According to the Organisation of Vine and Wine China is the main growth area of vineyards worldwide. (Photo: Xuanyan winery)

“All our children will drink top quality Chinese wines. China is the most dynamic wine market and its wines are gradually gaining in prestige.”

Said Baudouin Havaux, Chairman of the Concours Mondial de Bruxelles (CMB), on announcing that China would host the next CMB.

“A country once famous for tea-drinking, China may soon become one of the world’s largest global wine consumers. And what consumers in the world’s second-largest economy want, is premium quality wine“, he added.
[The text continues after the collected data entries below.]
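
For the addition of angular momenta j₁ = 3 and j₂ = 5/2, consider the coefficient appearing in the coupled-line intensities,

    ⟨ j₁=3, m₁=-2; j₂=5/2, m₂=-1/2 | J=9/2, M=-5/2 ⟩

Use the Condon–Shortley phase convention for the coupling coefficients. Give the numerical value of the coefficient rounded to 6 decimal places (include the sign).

j₁+j₂−J=1  J+j₁−j₂=5  J−j₁+j₂=4  j₁+j₂+J+1=11
(j₁±m₁, j₂±m₂, J±M) = (1,5,2,3,2,7)
P² = 115200/11
sum k=0..1:
  [0] +1/480 = 1/480
  [1] −1/144 = -1/144
S = -7/1440
C² = P²·S² = 49/198 ; C = -0.497468

−√(49/198) ≈ -0.497468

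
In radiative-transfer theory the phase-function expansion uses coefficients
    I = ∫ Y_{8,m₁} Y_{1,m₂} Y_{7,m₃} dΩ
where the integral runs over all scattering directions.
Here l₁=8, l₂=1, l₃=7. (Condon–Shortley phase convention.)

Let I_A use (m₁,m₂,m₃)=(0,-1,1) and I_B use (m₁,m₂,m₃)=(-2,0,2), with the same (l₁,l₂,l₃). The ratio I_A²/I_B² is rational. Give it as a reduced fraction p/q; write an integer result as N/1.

7/15

Shared (l₁,l₂,l₃)=(8,1,7): N and (l;000)² cancel in I_A²/I_B².
A: Δ = 2!·14!·0!/17! = 1/2040; Racah Σ t=0..0: t=0:+1/58060800 = 1/58060800; ⇒ 3j(8 1 7; 0 -1 1)² = 7/510, sgn +1
B: Δ = 2!·14!·0!/17! = 1/2040; Racah Σ t=1..1: t=1:−1/43545600 = -1/43545600; ⇒ 3j(8 1 7; -2 0 2)² = 1/34, sgn +1
I_A²/I_B² = (7/510)/(1/34) = 7/15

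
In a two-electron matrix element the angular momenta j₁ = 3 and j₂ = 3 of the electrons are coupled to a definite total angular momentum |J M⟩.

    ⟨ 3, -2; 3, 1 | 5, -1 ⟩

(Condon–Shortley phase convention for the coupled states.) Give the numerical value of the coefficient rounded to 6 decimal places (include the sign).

-0.566947  (= −√(9/28))

triangle: 1!×5!×5!/12! = 14400/479001600
(j±m)!: 1!×5!×4!×2!×4!×6! = 99532800
prefactor² = (2J+1)×Δ×N² = 230400/7
  k=0: +1/(0!×1!×5!×4!×0!×1!) = 1/2880
  k=1: −1/(1!×0!×4!×3!×1!×2!) = -1/288
Σ = -1/320  ⇒  CG² = 230400/7×(-1/320)² = 9/28
CG = −√(9/28) = -0.566947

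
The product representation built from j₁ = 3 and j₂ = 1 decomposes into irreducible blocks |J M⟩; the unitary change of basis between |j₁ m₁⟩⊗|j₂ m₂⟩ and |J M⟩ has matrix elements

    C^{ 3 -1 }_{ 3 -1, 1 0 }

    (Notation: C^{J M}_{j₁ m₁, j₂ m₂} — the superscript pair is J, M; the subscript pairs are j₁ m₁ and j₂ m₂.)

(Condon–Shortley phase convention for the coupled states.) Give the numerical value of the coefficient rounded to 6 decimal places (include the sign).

√[7·1!5!1!/8! · 2!4!1!1!2!4!] = √(48)
  +(−1)^0/∏(0,1,4,1,1,0)! = 1/24  (running 1/24)
  +(−1)^1/∏(1,0,3,0,2,1)! = -1/12  (running -1/24)
⟨..|..⟩ = √(48)·(-1/24) = -0.288675

−√(1/12) = -0.288675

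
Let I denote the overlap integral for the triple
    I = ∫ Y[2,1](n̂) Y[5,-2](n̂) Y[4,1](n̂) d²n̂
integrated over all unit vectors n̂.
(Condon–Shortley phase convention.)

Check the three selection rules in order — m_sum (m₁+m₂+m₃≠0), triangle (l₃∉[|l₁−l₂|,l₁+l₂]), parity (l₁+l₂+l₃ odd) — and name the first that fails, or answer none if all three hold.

m₁+m₂+m₃ = 1 − 2 + 1 = 0  ✓
triangle: |2−5|=3 ≤ l₃=4 ≤ 2+5=7  ✓
parity: l₁+l₂+l₃ = 11 is odd  ✗

parity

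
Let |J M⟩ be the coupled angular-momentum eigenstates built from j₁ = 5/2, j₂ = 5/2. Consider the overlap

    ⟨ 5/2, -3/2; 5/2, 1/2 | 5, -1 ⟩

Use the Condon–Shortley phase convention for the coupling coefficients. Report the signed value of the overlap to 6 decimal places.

√[11·0!5!5!/11! · 1!4!3!2!4!6!] = √(138240/7)
  +(−1)^0/∏(0,0,4,3,1,2)! = 1/288  (running 1/288)
⟨..|..⟩ = √(138240/7)·(1/288) = +0.487950

+0.487950  (= +√(5/21))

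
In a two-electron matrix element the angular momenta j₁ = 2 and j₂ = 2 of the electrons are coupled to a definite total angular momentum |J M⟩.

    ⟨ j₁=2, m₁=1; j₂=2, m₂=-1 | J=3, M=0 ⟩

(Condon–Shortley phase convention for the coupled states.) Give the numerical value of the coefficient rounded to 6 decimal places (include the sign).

√[7·1!3!3!/8! · 3!1!1!3!3!3!] = √(81/10)
  +(−1)^0/∏(0,1,1,1,2,2)! = 1/4  (running 1/4)
  +(−1)^1/∏(1,0,0,0,3,3)! = -1/36  (running 2/9)
⟨..|..⟩ = √(81/10)·(2/9) = +0.632456

+√(2/5) = +0.632456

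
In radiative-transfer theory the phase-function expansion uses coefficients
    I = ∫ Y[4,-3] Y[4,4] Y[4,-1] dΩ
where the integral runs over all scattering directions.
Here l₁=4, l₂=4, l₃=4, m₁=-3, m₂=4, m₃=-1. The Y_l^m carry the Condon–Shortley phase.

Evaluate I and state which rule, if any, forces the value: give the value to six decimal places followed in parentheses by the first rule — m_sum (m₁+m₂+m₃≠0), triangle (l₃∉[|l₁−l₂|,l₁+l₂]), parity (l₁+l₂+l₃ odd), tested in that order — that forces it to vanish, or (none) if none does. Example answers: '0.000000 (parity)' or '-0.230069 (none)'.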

I was invited to judge at the CMB in May this year but had to decline as I had other commitments. That’s a pity. I’d very much like to have tasted more Chinese wines which, so far, have failed to impress.

The CMB released a useful summary of the Chinese wine market. The full report can be read at their website. Here is a summary of the summary.

Where does China rank in terms of wine production?

According to the Organisation of Vine and Wine (OIV) China is the main growth area of vineyards worldwide. There are currently 847,000 ha of vineyards in China (NZ had 37,129 ha in 2017) making it the world’s second-largest after Spain. Much of the vineyard area is devoted to table grapes. In terms of wine production, China is fifth or sixth, on par with Australia and South Africa.

Main Wine Regions

Some experts claim there are 11 wine regions in China whilst others point to just 6. Noteworthy areas are Shandong Province, Hebei Province, Beijing, Tianjin, Shanxi Province, Shaanxi Province, Ningxia, and Jilin Province. Ningxia has the largest wine production.

Grape Varieties

Chinese winemakers in the 19th century primarily used cabernet sauvignon grapes. This variety is still key today and is widely used. Chardonnay and shiraz are also popular.

Chinese native grape varieties are also likely to play a role in the future of the Chinese wine industry, mainly because they offer greater resistance to disease and are, logically, better suited to the local climate and soils. These include several hybrid grapes that are crosses between Chinese and European or American grapes first brought to China by Western missionaries. Approximately 39 wild grape strains also grow in China, some of which have been bred in other countries. Names such as longyan or dragon’s eye, shuanghong, beihong, beimei, beibinghong and gongzhubai, may not yet be familiar to wine drinkers around the world, but they may rise to prominence in the future (or not).

How does the quality compare?

For two consecutive years, in 2016 and 2017, China entered the highest number of samples in the EUR €35 – €50 price range in the Concours Mondial, outnumbering entries by Spain (22), France (14) and Italy (12). In 2017, Chinese entries topped the list in the EUR €50 to €70 price category, together with Spain, and were the undisputed leaders with 11 entries in the EUR €70 plus category. Nearly one-quarter of all samples in the higher price categories entered in the Concours Mondial in 2017 were from China. And nearly one-third of them were awarded a medal by the judging panel.

China ranked 6th for the number of medals, following traditional wine producing countries like Spain, France, Italy, Portugal and Chile, and ahead of South Africa and Greece. The number of Grand Gold Medals awarded to Chinese wines increased 3 times from 2016 to 2017.